UN draft report contains strongest warnings yet on climate change

UN draft report contains strongest warnings yet on climate change

Leaked draft say that global warming may be irreversible without rapid action.

The Associated Press has obtained a copy of a draft report by The United Nations’ Intergovernmental Panel on Climate Change sent to governments on Monday. The report states that the impact of climate change is already being felt and that the impact could be catastrophic by the end of the century without dramatic action to curb emissions.

The Nobel Prize-winning group reports that while emissions are falling in most Western countries, it is not enough to offset the increases in developing nations. Those countries are primarily focused on the more immediate goal of reducing poverty. China, which now uses half of the worlds coal to produce goods, most of which are bound for the West, is of particular concern.

The report uses the strongest language yet to lay out the current state of and potential risk from climate change.

“Human influence has been detected in warming of the atmosphere and the ocean, in changes in the global water cycle, in reduction in snow and ice, and in global mean-sea-level rise; and it is extremely likely to have been the dominant cause of the observed warming since the mid-20th century. The risk of abrupt and irreversible change increases as the magnitude of the warming increases,” says the report, according to the New York Times.

Currently observable impacts of climate change, listed by the UN panel, include heat waves, flooding and droughts as well as extreme weather and rising sea levels.

In 2009, the international community set a goal of keeping global warming to a maximum of two degrees Fahrenheit. The report states that this goal is, while theoretically still possible, highly unlikely to be reached. It is likely that by 2050 temperatures will increase by 3.6 degrees Fahrenheit, and, without strong action, 6.7 degrees Fahrenheit by the end of the century.

In addition to more extreme weather and droughts, this would result in an increased loss of crop land, damage to marine ecosystems and could worsen violent conflicts and refugee problems.
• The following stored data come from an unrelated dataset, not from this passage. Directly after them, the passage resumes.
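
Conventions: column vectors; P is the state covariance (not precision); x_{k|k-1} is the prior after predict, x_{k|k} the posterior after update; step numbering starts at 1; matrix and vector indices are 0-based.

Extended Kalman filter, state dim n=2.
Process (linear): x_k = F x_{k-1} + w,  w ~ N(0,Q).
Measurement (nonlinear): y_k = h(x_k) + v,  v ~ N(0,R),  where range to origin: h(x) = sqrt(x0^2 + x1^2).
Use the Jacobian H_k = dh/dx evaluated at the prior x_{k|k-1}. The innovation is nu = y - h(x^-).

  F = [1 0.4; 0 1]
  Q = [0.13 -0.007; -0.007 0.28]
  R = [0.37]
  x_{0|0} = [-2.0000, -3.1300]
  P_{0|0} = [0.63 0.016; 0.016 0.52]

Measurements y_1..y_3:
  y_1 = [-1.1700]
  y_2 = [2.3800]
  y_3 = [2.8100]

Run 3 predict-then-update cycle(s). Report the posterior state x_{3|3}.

x_post = [-1.8151, -1.7079]

step 1: x^-=[-3.2520, -3.1300]  P^-=[0.8560 0.2170; 0.2170 0.8000]  H_jac=[-0.7205 -0.6935]  S=[1.4159]  K=[-0.5419; -0.5022]  nu=[-5.6836]  x^+=[-0.1723, -0.2755]  P^+=[0.4403 -0.1683; -0.1683 0.4429]
step 2: x^-=[-0.2825, -0.2755]  P^-=[0.5065 0.0018; 0.0018 0.7229]  H_jac=[-0.7159 -0.6982]  S=[0.9838]  K=[-0.3699; -0.5143]  nu=[1.9854]  x^+=[-1.0168, -1.2967]  P^+=[0.3719 -0.1853; -0.1853 0.4626]
step 3: x^-=[-1.5355, -1.2967]  P^-=[0.4276 -0.0073; -0.0073 0.7426]  H_jac=[-0.7640 -0.6452]  S=[0.9216]  K=[-0.3494; -0.5139]  nu=[0.8002]  x^+=[-1.8151, -1.7079]  P^+=[0.3151 -0.1728; -0.1728 0.4993]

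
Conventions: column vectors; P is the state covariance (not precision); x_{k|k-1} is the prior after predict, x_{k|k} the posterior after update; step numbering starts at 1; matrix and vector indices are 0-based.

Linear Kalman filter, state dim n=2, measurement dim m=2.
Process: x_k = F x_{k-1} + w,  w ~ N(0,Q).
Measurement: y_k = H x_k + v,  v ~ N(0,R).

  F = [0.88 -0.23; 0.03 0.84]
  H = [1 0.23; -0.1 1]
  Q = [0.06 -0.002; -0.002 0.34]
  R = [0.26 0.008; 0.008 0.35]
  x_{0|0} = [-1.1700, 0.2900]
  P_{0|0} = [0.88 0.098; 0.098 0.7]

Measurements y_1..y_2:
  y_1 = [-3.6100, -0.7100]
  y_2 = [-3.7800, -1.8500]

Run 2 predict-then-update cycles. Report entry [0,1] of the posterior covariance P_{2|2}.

step 1: x^-=[-1.0963, 0.2085]  P^-=[0.7388 -0.0422; -0.0422 0.8397]  S=[1.0238 0.0860; 0.0860 1.2055]  K=[0.7246 -0.1480; 0.0891 0.6937]  nu=[-2.5617, -1.0281]  x^+=[-2.8003, -0.7330]  P^+=[0.1933 -0.0267; -0.0267 0.2408]
step 2: x^-=[-2.2956, -0.6997]  P^-=[0.2333 -0.0630; -0.0630 0.5088]  S=[0.4912 0.0402; 0.0402 0.8737]  K=[0.4552 -0.1197; 0.0621 0.5867]  nu=[-1.3234, -1.3798]  x^+=[-2.7329, -1.5914]  P^+=[0.1233 -0.0259; -0.0259 0.2032]

P_post[0,1] = -0.0259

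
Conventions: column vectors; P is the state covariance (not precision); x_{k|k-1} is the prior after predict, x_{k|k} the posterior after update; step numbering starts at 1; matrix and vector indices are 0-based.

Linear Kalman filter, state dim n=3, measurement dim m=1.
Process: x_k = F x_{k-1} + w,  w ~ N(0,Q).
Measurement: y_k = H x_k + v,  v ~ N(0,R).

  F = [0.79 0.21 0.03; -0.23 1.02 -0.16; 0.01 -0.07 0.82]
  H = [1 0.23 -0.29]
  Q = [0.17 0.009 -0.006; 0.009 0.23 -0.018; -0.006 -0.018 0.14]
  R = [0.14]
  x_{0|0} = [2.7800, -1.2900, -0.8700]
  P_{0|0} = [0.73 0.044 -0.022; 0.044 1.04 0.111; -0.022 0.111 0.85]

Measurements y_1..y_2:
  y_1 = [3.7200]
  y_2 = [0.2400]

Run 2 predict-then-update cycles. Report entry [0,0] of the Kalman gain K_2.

step 1: x^-=[1.8992, -1.8160, -0.5953]  P^-=[0.6872 0.1310 0.0077; 0.1310 1.3139 -0.1060; 0.0077 -0.1060 0.7035]  S=[1.0258]  K=[0.6971; 0.4523; -0.2152]  nu=[2.0658]  x^+=[3.3393, -0.8817, -1.0399]  P^+=[0.1887 -0.1924 0.1616; -0.1924 1.1041 -0.0062; 0.1616 -0.0062 0.6560]
step 2: x^-=[2.4217, -1.5010, -0.7576]  P^-=[0.2808 0.0408 0.1093; 0.0408 1.5097 -0.2244; 0.1093 -0.2244 0.5902]  S=[0.5356]  K=[0.4826; 0.8459; -0.2119]  nu=[-2.0561]  x^+=[1.4294, -3.2404, -0.3219]  P^+=[0.1560 -0.1779 0.1640; -0.1779 1.1264 -0.1284; 0.1640 -0.1284 0.5661]

K[0,0] = 0.4826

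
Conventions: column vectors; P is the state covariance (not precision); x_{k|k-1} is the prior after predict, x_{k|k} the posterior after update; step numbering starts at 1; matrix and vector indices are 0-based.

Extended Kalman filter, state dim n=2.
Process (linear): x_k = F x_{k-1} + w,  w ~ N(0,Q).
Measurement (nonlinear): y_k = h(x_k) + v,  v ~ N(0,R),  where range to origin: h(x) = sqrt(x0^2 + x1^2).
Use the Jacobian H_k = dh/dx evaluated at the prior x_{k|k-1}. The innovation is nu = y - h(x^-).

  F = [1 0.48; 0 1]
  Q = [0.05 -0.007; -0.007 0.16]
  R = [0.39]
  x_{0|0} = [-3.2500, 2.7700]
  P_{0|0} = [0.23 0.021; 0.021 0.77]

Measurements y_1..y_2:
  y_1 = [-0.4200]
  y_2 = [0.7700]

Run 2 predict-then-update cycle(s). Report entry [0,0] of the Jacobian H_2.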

Additionally the likely loss of the Greenland ice sheet and much of the Antarctic ice would result in a 23 foot sea level rise, which would flood many coastal cities.

The committee warns that no more than one-quarter of currently known fossil fuel reserves can be burned without causing irreversible warming.

The 127 draft report combines three earlier reports, and will be edited line by line by governments and scientists at a conference in Copenhagen in October.